Arminlabs (Germany):  www.arminlabs.com

Pros:

·       Can test for bacteria, viruses, parasites, and mold as well as many others.

·       Turn-around time is usually 1-2 weeks sometimes even less.

·       Do not need a centrifuge; simply draw and ship Monday or Tuesdays.

·       Price is relatively lower than other labs for complete viral and bacterial panel, about $1000 - $1500 US

·       Gives you the option of testing for cyst or round body form of Lyme disease, which is pretty unique.

·       Elispot testing shows recent cellular activity so it is a way of tracking.

Cons:

·       Have to draw and send by UPS early in the week to ensure it gets there quick enough, which can be hard for some people’s schedules.

 

IgeneX (United States): www.Igenx.com

Pros:

·       Similar testing options to Arminlabs now; their version is called the Immunoblot (vs. Elispot).

·       May be easier shipping option for doctors in the US.

Cons:

·       Need to centrifuge the samples prior to shipping.

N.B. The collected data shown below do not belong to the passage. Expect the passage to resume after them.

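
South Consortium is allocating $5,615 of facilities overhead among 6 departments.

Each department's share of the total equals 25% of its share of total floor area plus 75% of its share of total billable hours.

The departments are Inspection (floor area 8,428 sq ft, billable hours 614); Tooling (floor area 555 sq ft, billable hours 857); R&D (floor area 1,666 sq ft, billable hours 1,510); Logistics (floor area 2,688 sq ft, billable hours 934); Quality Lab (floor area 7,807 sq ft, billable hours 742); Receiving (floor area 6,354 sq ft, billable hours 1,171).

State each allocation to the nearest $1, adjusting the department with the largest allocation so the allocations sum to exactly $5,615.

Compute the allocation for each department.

Inspection: $874 · Tooling: $648 · R&D: $1,175 · Logistics: $812 · Quality Lab: $935 · Receiving: $1,171

Floor area total 27,498; billable hours total 5,828.
Blended shares (25% floor area + 75% billable hours): Inspection 0.1556; Tooling 0.1153; R&D 0.2095; Logistics 0.1446; Quality Lab 0.1665; Receiving 0.2085.
Raw shares: Inspection 873.91; Tooling 647.59; R&D 1,176.16; Logistics 812.12; Quality Lab 934.70; Receiving 1,170.52.
Rounded to nearest $1: Inspection $874; Tooling $648; R&D $1,176; Logistics $812; Quality Lab $935; Receiving $1,171. Sum = $5,616.
Difference $5,615 − $5,616 = −$1 applied to largest allocation (R&D): R&D becomes $1,175.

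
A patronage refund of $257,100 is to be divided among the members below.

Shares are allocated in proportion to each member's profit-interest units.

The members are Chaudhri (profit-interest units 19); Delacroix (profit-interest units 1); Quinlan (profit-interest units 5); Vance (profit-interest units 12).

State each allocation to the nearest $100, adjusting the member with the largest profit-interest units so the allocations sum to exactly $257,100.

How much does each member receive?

Total profit-interest units = 37.
Proportional shares: Chaudhri 19/37 × $257,100 = 132,024.32; Delacroix 1/37 × $257,100 = 6,948.65; Quinlan 5/37 × $257,100 = 34,743.24; Vance 12/37 × $257,100 = 83,383.78.
At nearest $100: Chaudhri $132,000; Delacroix $6,900; Quinlan $34,700; Vance $83,400. Sum = $257,000.
Difference $257,100 − $257,000 = +$100 applied to largest profit-interest units (Chaudhri): Chaudhri becomes $132,100.

Chaudhri: $132,100; Delacroix: $6,900; Quinlan: $34,700; Vance: $83,400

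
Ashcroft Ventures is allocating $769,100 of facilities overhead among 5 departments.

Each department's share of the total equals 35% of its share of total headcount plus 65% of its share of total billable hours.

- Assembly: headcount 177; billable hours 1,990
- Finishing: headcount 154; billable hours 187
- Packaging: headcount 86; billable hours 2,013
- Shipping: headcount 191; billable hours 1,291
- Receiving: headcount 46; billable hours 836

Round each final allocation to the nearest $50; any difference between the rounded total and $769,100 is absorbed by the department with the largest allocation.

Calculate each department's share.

Assembly: $230,300 · Finishing: $78,200 · Packaging: $194,700 · Shipping: $180,800 · Receiving: $85,100

Totals — headcount 654, billable hours 6,317.
Combined weights (35% headcount + 65% billable hours): Assembly 0.2995; Finishing 0.1017; Packaging 0.2532; Shipping 0.2351; Receiving 0.1106.
Pro-rata amounts: Assembly 230,337.52; Finishing 78,184.88; Packaging 194,702.29; Shipping 180,782.40; Receiving 85,092.90.
At nearest $50: Assembly $230,350; Finishing $78,200; Packaging $194,700; Shipping $180,800; Receiving $85,100. Sum = $769,150.
Difference $769,100 − $769,150 = −$50 applied to largest allocation (Assembly): Assembly becomes $230,300.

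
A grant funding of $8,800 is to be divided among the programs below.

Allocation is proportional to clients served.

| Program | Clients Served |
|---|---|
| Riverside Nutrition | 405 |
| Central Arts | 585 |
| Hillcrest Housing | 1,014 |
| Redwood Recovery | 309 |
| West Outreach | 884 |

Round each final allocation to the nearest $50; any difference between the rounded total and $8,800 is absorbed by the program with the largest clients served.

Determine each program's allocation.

Riverside Nutrition: $1,100; Central Arts: $1,600; Hillcrest Housing: $2,800; Redwood Recovery: $850; West Outreach: $2,450

Combined clients served = 405 + 585 + 1,014 + 309 + 884 = 3,197.
Raw shares: Riverside Nutrition 1,114.80; Central Arts 1,610.26; Hillcrest Housing 2,791.12; Redwood Recovery 850.55; West Outreach 2,433.28.
At nearest $50: Riverside Nutrition $1,100; Central Arts $1,600; Hillcrest Housing $2,800; Redwood Recovery $850; West Outreach $2,450. Sum = $8,800.
Rounded total matches; no reconciliation needed.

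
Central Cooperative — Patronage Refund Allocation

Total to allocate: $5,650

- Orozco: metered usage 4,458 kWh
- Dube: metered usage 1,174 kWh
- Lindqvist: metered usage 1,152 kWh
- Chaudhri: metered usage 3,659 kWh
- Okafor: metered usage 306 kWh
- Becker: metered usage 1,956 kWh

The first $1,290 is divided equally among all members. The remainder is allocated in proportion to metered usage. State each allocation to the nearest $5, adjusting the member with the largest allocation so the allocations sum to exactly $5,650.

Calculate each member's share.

$1,290 shared equally gives $215 per member.
Remainder $4,360 by metered usage (total 12,705): Orozco 1,529.86 → $1,530; Dube 402.88 → $405; Lindqvist 395.33 → $395; Chaudhri 1,255.67 → $1,255; Okafor 105.01 → $105; Becker 671.24 → $670.
Totals: Orozco $215 + $1,530 = $1,745; Dube $215 + $405 = $620; Lindqvist $215 + $395 = $610; Chaudhri $215 + $1,255 = $1,470; Okafor $215 + $105 = $320; Becker $215 + $670 = $885.

Orozco: $1,745 · Dube: $620 · Lindqvist: $610 · Chaudhri: $1,470 · Okafor: $320 · Becker: $885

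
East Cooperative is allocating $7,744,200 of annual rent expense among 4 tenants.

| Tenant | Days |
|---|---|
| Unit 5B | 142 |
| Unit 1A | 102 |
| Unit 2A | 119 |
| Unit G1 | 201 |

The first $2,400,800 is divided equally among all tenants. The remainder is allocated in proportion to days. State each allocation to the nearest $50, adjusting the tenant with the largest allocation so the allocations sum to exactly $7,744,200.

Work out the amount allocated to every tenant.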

·       Similiar comprehensive panel could cost about $1500 -$3000 US.

·       Less viral options for testing.

 

DNA Connexions (United States): www.dnaconnexions.com

Pros:

  • Easy urine sample  - great for pediatric, young kids, or people with terrible veins.

  • Cheap:  about $500 US

Cons:       

  • Tests Lyme and co-infections but no viruses.

  • DNA PCR testing; it is possible that the absence of DNA in the urine does not mean you are free and clear of infection.